We are also told by Stone that rape is a time-tested way of demonstrating control and exacting humiliation on the powerless women. In the Democratic Republic of Congo, they like to rape in public with their drugged out buddies, Kalashnikovs in hand, cheering them on. In the former Yugoslavia, women are dragged into bushes or the ruins of their own homes. In Pakistan, women have been sentenced to rape by village courts–in punishment for something a male relative did.

Stone enumerates the problems: Access to good reproductive advice and health care; parity in pay scales; glass ceilings; trafficking of women and babies for adoption. In countries where there is no divorce, no protection for women and children, financial or otherwise. Women are still leading wretched, hopeless lives at the whim of men.

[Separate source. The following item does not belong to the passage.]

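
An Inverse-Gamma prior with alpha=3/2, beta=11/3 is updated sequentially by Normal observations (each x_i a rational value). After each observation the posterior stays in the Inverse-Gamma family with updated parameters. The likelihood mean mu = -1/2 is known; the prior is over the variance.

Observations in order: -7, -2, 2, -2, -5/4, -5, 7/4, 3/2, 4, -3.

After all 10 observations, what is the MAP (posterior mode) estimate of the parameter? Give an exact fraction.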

"Take Back the Music" is about anti-women attitudes in rap/rock music; a campaign in America to spark a dialogue about music which has long-been criticized for being misogynistic (women-hating). Newsweek magazine reports that religious and community leaders are speaking out too; they plan to talk to the Federal Communication Commission about an airwaves ban on rappers who don’t respect women.

"If they’ve got the right to call my daughter a b——, I have a right to say ‘Boycott’."

An Emory study by Ralph diClemente and Gina Wingood suggests that disrespectful lyrics may lead to lower self-esteem in young girls, who are more likely to accept the words and images as reality. The 2003 study tracked 522 14 to 18-year-old black girls in rural Alabama and found that those who saw more than 21 hours of rap videos weekly were more likely to engage in risky behavior.

We get it here in the Philippines. Too often, announcers and commentators create, enjoy situations where they can repeat, even exaggerate vulgar songs and limericks that are offensive, downright insulting to women. I heard one on a DZ—, that commentator was snickering, humming to himself, loud enough for the microphone, "Ang mani ni aling Talis, masarap, malambot, matamis…"

over and over. There are those types who get their highs through this. When will they get fired such obscene doble-entendre?